Good presentations are about selling yourself as much as your product or service. How do you use your best asset and make a maximum impact in a short time?
How much is fluff?
Most people remember only two or three things from any presentation after two days. The rest is fluff. To make yours truly memorable you must take advantage of how people absorb information.
Remember the three golden rules. When preparing a presentation it's worth remembering the acronym VAK, which stands for:
- Visual - seeing it
- Auditory - hearing it
- Kinaesthetic - feeling or touching it.
Everyone tends to use one of these senses more than the other two. So make sure you use a combination of all three senses to gain maximum impact.
Keep it simple
Because most people remember so little, keep things simple. Work out the clinching messages, three at most, that you want your audience to remember. These must be as close as possible to the audience's hot buttons - the things which really interest them. Concentrate your presentation around these.
Begin with a BANG
The very beginning is the moment to hit your audience straight between the eyes with your single, most important message. So make them sit right up and say "Wow" after your first sentence. Then, having got their interest, you can explain why and how you can make this possible.
Maximise involvement
The more you can engage people and give them a sense of feeling and doing, the better they'll remember you. You could start a dialogue and invite participation. You could ask individuals in the audience questions. At the very least, start by asking the audience a couple of relevant question about themselves and get a show of hands. This gets them involved and also tells you more about them. It is always better to qualify your audience this way before you start rather than find out afterwards that most were already experts.
Dramatise it
Drama, in its widest sense, is one of your most powerful tools. Fire people's imaginations and they engage their brains. That's when they start to feel your message with their emotions. Use humour, tell a story, drop in a metaphor or a simile and use colourful adjectives.
Bring your message to life
Make your message as graphic as if you were burning it permanently into people's brains with a branding iron. For example, if your presentation involves saving money (as many do) you could tear up some money with show saying: 'See this fiver? This is how much you waste every minute by not...' Better still, ask to borrow the fiver first from someone in the audience - but give them a whole one back at the end. (Don't worry, banks will replace torn up notes.)
Repeat, repeat, repeat
Almost everyone knows of Martin Luther King's famous speech: "I have a dream.

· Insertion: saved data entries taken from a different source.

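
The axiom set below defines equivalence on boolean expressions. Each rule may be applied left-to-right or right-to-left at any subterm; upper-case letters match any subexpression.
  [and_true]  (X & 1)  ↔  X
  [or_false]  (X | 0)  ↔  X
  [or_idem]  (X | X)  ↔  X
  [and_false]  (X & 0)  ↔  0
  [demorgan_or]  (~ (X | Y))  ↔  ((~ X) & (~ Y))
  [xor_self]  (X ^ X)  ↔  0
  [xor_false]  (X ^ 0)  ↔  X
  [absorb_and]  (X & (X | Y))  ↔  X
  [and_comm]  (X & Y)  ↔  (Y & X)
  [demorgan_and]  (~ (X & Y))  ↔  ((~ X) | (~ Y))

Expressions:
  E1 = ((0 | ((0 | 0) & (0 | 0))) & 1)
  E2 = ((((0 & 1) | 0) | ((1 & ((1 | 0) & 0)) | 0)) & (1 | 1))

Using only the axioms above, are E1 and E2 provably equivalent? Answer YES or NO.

YES

step 1: or_false (→) rewrites (0 | 0) into 0, now ((0 | (0 & (0 | 0))) & 1)
step 2: absorb_and (→) rewrites (0 & (0 | 0)) into 0, now ((0 | 0) & 1)
step 3: and_true (←) rewrites 0 into (0 & 1), now (((0 & 1) | 0) & 1)
step 4: or_idem (←) rewrites ((0 & 1) | 0) into (((0 & 1) | 0) | ((0 & 1) | 0)), now ((((0 & 1) | 0) | ((0 & 1) | 0)) & 1)
step 5: or_idem (←) rewrites 1 into (1 | 1), now ((((0 & 1) | 0) | ((0 & 1) | 0)) & (1 | 1))
step 6: and_false (←) rewrites 0 into (1 & 0), now ((((0 & 1) | 0) | (((1 & 0) & 1) | 0)) & (1 | 1))
step 7: and_comm (→) rewrites ((1 & 0) & 1) into (1 & (1 & 0)), now ((((0 & 1) | 0) | ((1 & (1 & 0)) | 0)) & (1 | 1))
step 8: or_false (←) rewrites 1 into (1 | 0), which is E2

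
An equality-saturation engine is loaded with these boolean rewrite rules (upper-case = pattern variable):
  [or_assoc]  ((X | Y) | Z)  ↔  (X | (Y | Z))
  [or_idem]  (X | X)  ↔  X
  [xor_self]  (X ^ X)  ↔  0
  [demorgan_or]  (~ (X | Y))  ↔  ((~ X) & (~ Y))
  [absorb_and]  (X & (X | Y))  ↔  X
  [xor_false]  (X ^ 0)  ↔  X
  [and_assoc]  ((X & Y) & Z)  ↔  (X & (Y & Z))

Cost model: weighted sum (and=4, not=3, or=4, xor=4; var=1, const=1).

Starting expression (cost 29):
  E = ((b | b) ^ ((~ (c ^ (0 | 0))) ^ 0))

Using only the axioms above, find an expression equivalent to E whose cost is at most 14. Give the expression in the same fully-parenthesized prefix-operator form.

((b | b) ^ (~ c))   [cost 14]

(1) (0 | 0)  =[or_idem →]=  0    ⊢ ((b | b) ^ ((~ (c ^ 0)) ^ 0))
(2) ((~ (c ^ 0)) ^ 0)  =[xor_false →]=  (~ (c ^ 0))    ⊢ ((b | b) ^ (~ (c ^ 0)))
(3) (c ^ 0)  =[xor_false →]=  c    ⊢ cost 14, within 14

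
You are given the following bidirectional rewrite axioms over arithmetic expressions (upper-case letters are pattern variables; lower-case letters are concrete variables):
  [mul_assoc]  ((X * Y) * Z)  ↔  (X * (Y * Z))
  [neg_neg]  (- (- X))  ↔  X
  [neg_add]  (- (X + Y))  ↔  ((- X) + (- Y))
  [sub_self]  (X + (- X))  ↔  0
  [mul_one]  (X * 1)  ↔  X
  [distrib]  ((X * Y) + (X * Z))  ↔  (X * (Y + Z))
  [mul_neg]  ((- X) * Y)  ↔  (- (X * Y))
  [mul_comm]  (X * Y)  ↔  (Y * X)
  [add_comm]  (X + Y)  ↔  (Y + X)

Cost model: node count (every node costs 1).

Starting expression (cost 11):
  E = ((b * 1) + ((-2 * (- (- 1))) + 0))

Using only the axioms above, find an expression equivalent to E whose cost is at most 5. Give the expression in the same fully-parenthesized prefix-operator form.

(b + (-2 + 0))   [cost 5]

(1) (- (- 1))  =[neg_neg →]=  1    ⊢ ((b * 1) + ((-2 * 1) + 0))
(2) (b * 1)  =[mul_one →]=  b    ⊢ (b + ((-2 * 1) + 0))
(3) (-2 * 1)  =[mul_one →]=  -2    ⊢ cost 5, within 5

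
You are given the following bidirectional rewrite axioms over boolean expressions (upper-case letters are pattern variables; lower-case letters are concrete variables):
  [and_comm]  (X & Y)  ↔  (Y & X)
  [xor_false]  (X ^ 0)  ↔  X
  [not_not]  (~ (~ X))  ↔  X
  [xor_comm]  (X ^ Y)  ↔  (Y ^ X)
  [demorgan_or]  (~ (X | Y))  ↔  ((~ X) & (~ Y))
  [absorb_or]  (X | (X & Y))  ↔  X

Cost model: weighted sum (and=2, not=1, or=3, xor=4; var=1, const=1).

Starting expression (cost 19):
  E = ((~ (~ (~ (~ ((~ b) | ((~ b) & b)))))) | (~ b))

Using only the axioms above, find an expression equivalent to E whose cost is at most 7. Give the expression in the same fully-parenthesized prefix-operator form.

1. [absorb_or →] ((~ b) | ((~ b) & b))  →  (~ b);  E = ((~ (~ (~ (~ (~ b))))) | (~ b))
2. [not_not →] (~ (~ b))  →  b;  E = ((~ (~ (~ b))) | (~ b))
3. [not_not →] (~ (~ b))  →  b;  cost 7 ≤ 7, done

((~ b) | (~ b))   [cost 7]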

My four little children will one day live in a nation where they will not be judged by the colour of their skin but by the content of their character. I have a dream... I have a dream...". Repetition is powerful. Work out your key message and repeat it throughout the presentation, even if it's just a phrase, like "I have a dream".
End powerfully
The end is your last chance to make an impact. So dazzle your audience with a concise conclusion. You could simply reiterate the main points of your presentation in a way that fires their imagination. Then they'll go away buzzing. As you emphasise each point, ask yourself if you are strengthening your message or distracting from it. If each person were to go away with only one memory, decide what you want it to be.
Above all remember, it's not what you say that your audience will remember, but how you say it.